Le contrat ayant été conclu entre professionnels, la SARL Agence Franco Européenne qui qualifie elle-même la convention de contrat à distance, ne peut en conséquence se prévaloir d'un droit de rétractation. »
RÉPUBLIQUE FRANÇAISE
AU NOM DU PEUPLE FRANÇAIS
COUR D’APPEL DE PAU
DEUXIÈME CHAMBRE SECTION 1
ARRÊT DU 15 JANVIER 2019
ÉLÉMENTS D’IDENTIFICATION DE LA DÉCISION (N.B. : mention ne figurant pas sur l’original)
R.G. n° 16/04176. Arrêt n° 19/200. N° Portalis DBVV-V-B7A-GMUZ. Nature affaire : Demande en paiement du prix, ou des honoraires formée contre le client et/ou tendant à faire sanctionner le non-paiement du prix, ou des honoraires.
ARRÊT : Prononcé publiquement par mise à disposition de l'arrêt au greffe de la Cour le 15 janvier 2019, les parties en ayant été préalablement avisées dans les conditions prévues au deuxième alinéa de l'article 450 du Code de Procédure Civile.
APRES DÉBATS à l'audience publique tenue le 22 octobre 2018, devant : Marc MAGNON, magistrat chargé du rapport, assisté de Catherine SAYOUS, Greffière présente à l'appel des causes,
Marc MAGNON, en application des articles 786 et 907 du Code de Procédure Civile et à défaut d'opposition a tenu l'audience pour entendre les plaidoiries, en présence de Cécile MORILLON et en a rendu compte à la Cour composée de : Monsieur Marc MAGNON, Conseiller faisant fonction de Président, Madame Cécile MORILLON, Conseiller, Monsieur Philippe DARRACQ, Conseiller, qui en ont délibéré conformément à la loi.
dans l'affaire opposant :
APPELANTE :
SARL AGENCE FRANCO EUROPÉENNE
Représentée par Maître Fatima K., avocat au barreau de DAX
INTIMÉE :
SARL DAX ADOUR NETTOYAGE
Représentée par Maître Jean michel P., avocat au barreau de PAU, Assistée par Maître Edwige H., avocat au barreau de BORDEAUX
sur appel de la décision en date du 18 OCTOBRE 2016 rendue par le TRIBUNAL DE COMMERCE DE DAX.
EXPOSÉ DU LITIGE (N.B. : mention ne figurant pas sur l’original)
EXPOSÉ DES FAITS ET PROCÉDURE :
Le 4 mai 2015, la SARL Dax Adour Nettoyage (ci-après DA Nettoyage), ayant son siège à [ville D.], a conclu avec l'Agence Immobilière Franco Européenne, sise à [ville H.], un contrat d'abonnement de prestations de nettoyage de locaux professionnels et d'un appartement, pour une durée d'un an renouvelable par tacite reconduction.

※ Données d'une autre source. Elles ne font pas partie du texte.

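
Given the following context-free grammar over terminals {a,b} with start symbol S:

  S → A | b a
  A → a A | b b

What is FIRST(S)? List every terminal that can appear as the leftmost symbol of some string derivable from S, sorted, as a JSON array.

Compute FIRST by fixpoint:
pass 1:
  A via A→a A: +{a}
  A via A→b b: +{b}
  S via S→A: +{a,b}
  FIRST(S)={a,b}  FIRST(A)={a,b}
pass 2: (no change)
  FIRST(S)={a,b}  FIRST(A)={a,b}

FIRST(S) = ["a", "b"]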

Suite aux premières prestations effectuées et dès le 6 mai 2015, la SARL Agence Franco Européenne a fait part de son mécontentement auquel le prestataire a répondu le même jour.
Le 19 mai 2015, la SARL Agence Franco Européenne a adressé à la société D.A Nettoyage une lettre recommandée avec accusé de réception demandant l’annulation du contrat et la facture de solde de tout compte.
Le 28 mai 2015, deux factures lui ont été envoyées, l'une de 430,12 euros reprenant le détail des prestations réalisées et l'autre, de 7.791,00 euros, reprenant le calcul des sommes dues, conformément aux dispositions contractuelles convenues, en cas de résiliation anticipée.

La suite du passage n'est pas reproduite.